Es verstand sich nicht von selbst.
Immerhin war, zu Lebzeiten des Jungen, die Durchsetzungskraft der Taschen stupend gewesen. Hatte wahrscheinlich an ihrer Fokussierung gelegen. Wir Taschen sind die Frauen, hatten sie durchgesetzt, und Fraudenk ist Taschendenk, es kann gar nicht anders sein. Wie üblich bei den Hocherweckten, waren die Betroffenen selber erst gar nicht gefragt worden. Es hatte nie eine wirkliche Diskussion unter den Frauen gegeben, was sie eigentlich wollten, nicht auf dem Kontinent des Jungen, nicht woanders. Die Taschen hatten sich vorgedrängt. Jetzt reden wir! Die Taschen wussten ohnehin besser als die Frauen, was gut für die war, und bei einer Diskussion wäre nur herausgekommen, was die Taschen nicht hätten hören mögen, dass nämlich, wie viele Frauen es gab, so viele Wünsche und Ziele gab es auch, und vielleicht noch viel mehr, die Beschaffenheit des Menschweibchens bedacht. Die Taschen mochten den Frauen nicht einmal zugestehen, Mütter zu sein und daheim zu bleiben und im Haus die Kinder großzuziehen. Frauen, die so etwas tun, hatten sie gewusst, stehen im Verblendungszusammenhang, denen hat das Patriarchat Sand in die Augen gestreut, die identifizieren sich mit ihren Unterdrückern.
Oder so.
Ihr ermesst das Maß der Unfreiheit, das im Alter des Jungen, als das Hocherweck in seinem Abendglanz sich sonnte, den es für Morgenröte hielt, die Wecker über die Menschen brachten. Die Taschen schafften es, in vorgeblich demokratischen Gesellschaften, wie auf dem Kontinent des Jungen, ihre Denke von oben herab durchzusetzen, methodisch und planvoll, unter Umgehung aller demokratischen Prozedere, und die Massen, um die es ging, die Massen der Frauen, hatten dabei nichts zu melden. Misst man nur das Maß der kalten und rücksichtslosen Durchsetzungsfähigkeit, wird man sagen, keine schlechte Leistung, aber den Menschen wurde dabei auch sichtbar, wozu Frauen fähig sind, denn die Taschen waren so gut wie alle Frauen. Ihre Herrschaftswut kannte keine Grenzen, jedes erfüllte Verlangen wurde quittiert mit einem neuen Forderungskatalog. Als der Untergang kam, mit der religiösen Wende, wähnten sich die Taschen auf der Siegerstraße. Als Planinhaber hatten sie alles Mögliche einkalkuliert, nur nicht das Unvorhersehbare. Die religiöse Wende, die war das Unvorhersehbare gewesen.

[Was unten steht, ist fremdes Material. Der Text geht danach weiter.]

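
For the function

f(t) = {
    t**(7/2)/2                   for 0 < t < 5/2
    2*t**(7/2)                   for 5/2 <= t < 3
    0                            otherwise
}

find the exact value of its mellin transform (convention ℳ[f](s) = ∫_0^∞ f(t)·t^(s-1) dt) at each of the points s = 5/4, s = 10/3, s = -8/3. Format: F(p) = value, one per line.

F(5/4) = -1875*2**(1/4)*5**(3/4)/304 + 648*3**(3/4)/19
F(10/3) = -140625*2**(1/6)*5**(5/6)/5248 + 8748*3**(5/6)/41
F(-8/3) = -9*2**(1/6)*5**(5/6)/10 + 12*3**(5/6)/5

split f at 5/2: ℳ[f](s) collects 2 kernel integrals
between 0 and 5/2 the integrand is t**(7/2)/2·t^(s-1)
segment 5/2 to 3 holds 2*t**(7/2); add its integral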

Ihre Bestürzung zu verstehen, muss man ihre Leistung ermessen. Sie hatten weltweit den Großen Abort durchgesetzt, Massenmord als petitesse, Massenmord als quantité négligeable. Darauf komme ich noch zurück. Die Mützen, die auf totale Macht gezielt hatten, hatten sich in den Ländern des frühen Marktes an den Universitäten nicht einmal in den Besitz der Soziologie zu setzen vermocht, schon gar nicht der Wirtschaftswissenschaften, sie waren überall ein bisschen erfolgreich gewesen, hatten Vertreter ihrer Denke da und dort sitzen gehabt, aber der rechte Durchbruch zu uneingeschränkter Macht war ihnen versagt geblieben. Die Taschen jedoch hielten für einige Jahre die Frauenforschung fest in der Hand, und nicht nur die Frauenforschung, auch die Frauenpolitik. Am ehesten war ihrem Erfolg noch die Rassenforschung der Stiefel vergleichbar, die auch durchzusetzen verstanden hatte, Rassenforschung ist Stiefeldenke, Stiefeldenke verlangt Rassenforschung, Rassenforschung ist Rassenpolitik. Ihre Rassenpolitik hatte wie die Frauenpolitik der Taschen in Massenmord gemündet. Die Stiefel hatten sich selber derart in Misskredit gebracht, und die siegreichen Mützen hatten mit solcher Zielbewusstheit verstanden, ihre eigenen Missetaten unter den Teppich zu kehren, dass nach dem Untergang der Stiefelimperien immerhin die Choräle ihrer Rassenforschung von den Konzertabenden der internationalen Universitäten radikal verschwanden, und auch mit dem Aufkommen der neuen Stiefel nicht wieder auflebten. Solch Schicksal hätte auch die Frauenforschung treffen können, aber es wäre unverdient gewesen, denn die Frauenforschung war eben nicht identisch gewesen mit der Taschendenke, wie diese einige Jahrzehnte lang erfolgreich behauptet hatte, vielmehr war die Frauenforschung Okkupationsopfer der Taschendenke gewesen, und erlebte nach dem Untergang der Taschenschwinger erst so richtig ihren Aufschwung.
(Peter von Mundenheim, unveröffentlichtes Manuskript, dieser Ausschnitt veröffentlicht auf dieser Seite 25.06.2022, © Verlag Peter Flamm 2022)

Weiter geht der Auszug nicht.